Damit stellt sich die Frage nach der Kausalität. Was war zuerst da, die Dysphorie oder die psychische Instabilität? In einer finnischen Studie aus dem Jahr 2015 wiesen 75 % der Kinder mit Geschlechtsdysphorie eine psychiatrische Erkrankung auf. In 68 % der Fälle bestand diese bereits bevor sich der Wunsch, dem anderen Geschlecht anzugehören, manifestierte. In die gleiche Richtung weist eine 2018 veröffentlichte Studie aus den USA. 75 % der Mädchen und 71 % der Jungen hatten eine psychiatrische Erkrankung oder eine Entwicklungsstörung wie Autismus oder ADHS, bevor sie ihr biologisches Geschlecht ablehnten. In der Kontrollgruppe ohne Geschlechtsdysphorie waren nur 4 % der Mädchen und 3 % der Jungen psychi-
atrisch vorbelastet. Weiterhin sind Autismus-Spektrum-Störungen bei Transgender-Kindern mit 14–26 % im Vergleich zur Durchschnittsbevölkerung deutlich überrepräsentiert. Dies zeigen verschiedene Studien aus Finnland und Australien. In der Tavistock Gender Clinic in London waren es sogar 35 % aller geschlechtsdysphoren Kinder und Jugendlichen.
Diese Ergebnisse sind wichtig, um den Ursprung der Geschlechtsdysphorie zu verstehen. Die häufig geäusserte Behauptung, Kinder würden nur noch labiler, wenn man ihrem Wunsch nach einem Identitätswechsel nicht nachkomme, ist wissenschaftlich nicht belegt.
Bei einer Befragung von 80 000 Jugendlichen der 9. bis 11. Klasse, gaben Transgender-Kinder häufiger traumatische Ereignisse in ihrer Kindheit an als Non-Transitioners.
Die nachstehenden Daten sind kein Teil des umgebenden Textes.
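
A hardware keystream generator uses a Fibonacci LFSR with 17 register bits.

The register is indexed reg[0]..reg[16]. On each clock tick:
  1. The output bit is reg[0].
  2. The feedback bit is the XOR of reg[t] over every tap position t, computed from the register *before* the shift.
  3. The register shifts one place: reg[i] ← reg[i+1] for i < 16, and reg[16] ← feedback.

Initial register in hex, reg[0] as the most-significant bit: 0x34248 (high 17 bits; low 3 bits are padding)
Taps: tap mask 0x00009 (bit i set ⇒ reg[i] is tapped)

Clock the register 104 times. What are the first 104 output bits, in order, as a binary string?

00110100001001001100101010000001010011110100010110011010101101001010011110001000110011011110011101010001

k : reg_k → out_k, fb_k
0: 00110100001001001 → 0, fb=1
1: 01101000010010011 → 0, fb=0
2: 11010000100100110 → 1, fb=0
3: 10100001001001100 → 1, fb=1
4: 01000010010011001 → 0, fb=0
5: 10000100100110010 → 1, fb=1
6: 00001001001100101 → 0, fb=0
7: 00010010011001010 → 0, fb=1
8: 00100100110010101 → 0, fb=0
9: 01001001100101010 → 0, fb=0
10: 10010011001010100 → 1, fb=0
11: 00100110010101000 → 0, fb=0
12: 01001100101010000 → 0, fb=0
13: 10011001010100000 → 1, fb=0
14: 00110010101000000 → 0, fb=1
15: 01100101010000001 → 0, fb=0
16: 11001010100000010 → 1, fb=1
17: 10010101000000101 → 1, fb=0
18: 00101010000001010 → 0, fb=0
19: 01010100000010100 → 0, fb=1
20: 10101000000101001 → 1, fb=1
21: 01010000001010011 → 0, fb=1
22: 10100000010100111 → 1, fb=1
23: 01000000101001111 → 0, fb=0
24: 10000001010011110 → 1, fb=1
25: 00000010100111101 → 0, fb=0
26: 00000101001111010 → 0, fb=0
27: 00001010011110100 → 0, fb=0
28: 00010100111101000 → 0, fb=1
29: 00101001111010001 → 0, fb=0
30: 01010011110100010 → 0, fb=1
31: 10100111101000101 → 1, fb=1
32: 01001111010001011 → 0, fb=0
33: 10011110100010110 → 1, fb=0
34: 00111101000101100 → 0, fb=1
35: 01111010001011001 → 0, fb=1
36: 11110100010110011 → 1, fb=0
37: 11101000101100110 → 1, fb=1
38: 11010001011001101 → 1, fb=0
39: 10100010110011010 → 1, fb=1
40: 01000101100110101 → 0, fb=0
41: 10001011001101010 → 1, fb=1
42: 00010110011010101 → 0, fb=1
43: 00101100110101011 → 0, fb=0
44: 01011001101010110 → 0, fb=1
45: 10110011010101101 → 1, fb=0
46: 01100110101011010 → 0, fb=0
47: 11001101010110100 → 1, fb=1
48: 10011010101101001 → 1, fb=0
49: 00110101011010010 → 0, fb=1
50: 01101010110100101 → 0, fb=0
51: 11010101101001010 → 1, fb=0
52: 10101011010010100 → 1, fb=1
53: 01010110100101001 → 0, fb=1
54: 10101101001010011 → 1, fb=1
55: 01011010010100111 → 0, fb=1
56: 10110100101001111 → 1, fb=0
57: 01101001010011110 → 0, fb=0
58: 11010010100111100 → 1, fb=0
59: 10100101001111000 → 1, fb=1
60: 01001010011110001 → 0, fb=0
61: 10010100111100010 → 1, fb=0
62: 00101001111000100 → 0, fb=0
63: 01010011110001000 → 0, fb=1
64: 10100111100010001 → 1, fb=1
65: 01001111000100011 → 0, fb=0
66: 10011110001000110 → 1, fb=0
67: 00111100010001100 → 0, fb=1
68: 01111000100011001 → 0, fb=1
69: 11110001000110011 → 1, fb=0
70: 11100010001100110 → 1, fb=1
71: 11000100011001101 → 1, fb=1
72: 10001000110011011 → 1, fb=1
73: 00010001100110111 → 0, fb=1
74: 00100011001101111 → 0, fb=0
75: 01000110011011110 → 0, fb=0
76: 10001100110111100 → 1, fb=1
77: 00011001101111001 → 0, fb=1
78: 00110011011110011 → 0, fb=1
79: 01100110111100111 → 0, fb=0
80: 11001101111001110 → 1, fb=1
81: 10011011110011101 → 1, fb=0
82: 00110111100111010 → 0, fb=1
83: 01101111001110101 → 0, fb=0
84: 11011110011101010 → 1, fb=0
85: 10111100111010100 → 1, fb=0
86: 01111001110101000 → 0, fb=1
87: 11110011101010001 → 1, fb=0
88: 11100111010100010 → 1, fb=1
89: 11001110101000101 → 1, fb=1
90: 10011101010001011 → 1, fb=0
91: 00111010100010110 → 0, fb=1
92: 01110101000101101 → 0, fb=1
93: 11101010001011011 → 1, fb=1
94: 11010100010110111 → 1, fb=0
95: 10101000101101110 → 1, fb=1
96: 01010001011011101 → 0, fb=1
97: 10100010110111011 → 1, fb=1
98: 01000101101110111 → 0, fb=0
99: 10001011011101110 → 1, fb=1
100: 00010110111011101 → 0, fb=1
101: 00101101110111011 → 0, fb=0
102: 01011011101110110 → 0, fb=1
103: 10110111011101101 → 1, fb=0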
Darunter fallen alle Formen von Gewalt, die unter dem Begriff ACE (Adverse childhood experiences) zusammengefasst werden. Die australische Studie von Kozlowska et al. zeigt, dass unter den Kindern mit Genderdysphorie 97,5 % mindestens eine Form der ACE erfahren hatten, im Durchschnitt sogar fünf verschiedene Formen. Die Studie verdeutlicht auch, dass die Mehrheit der Kinder eine psychiatrische Vorgeschichte hatte. Nur 11 % waren weder psychisch vorerkrankt noch litten sie an einer Entwicklungsstörung.
Auch Bindungstraumata können ein wesentlicher Faktor für die Entstehung einer Geschlechtsdysphorie sein. Der Bindungsexperte Allan Schore drückt dies so aus: «Das Unvermögen eines Kindes, sein Geschlecht anzunehmen, hat seine Wurzel aus unserer Sicht in der Beziehungsdynamik zwischen Mutter und Baby.»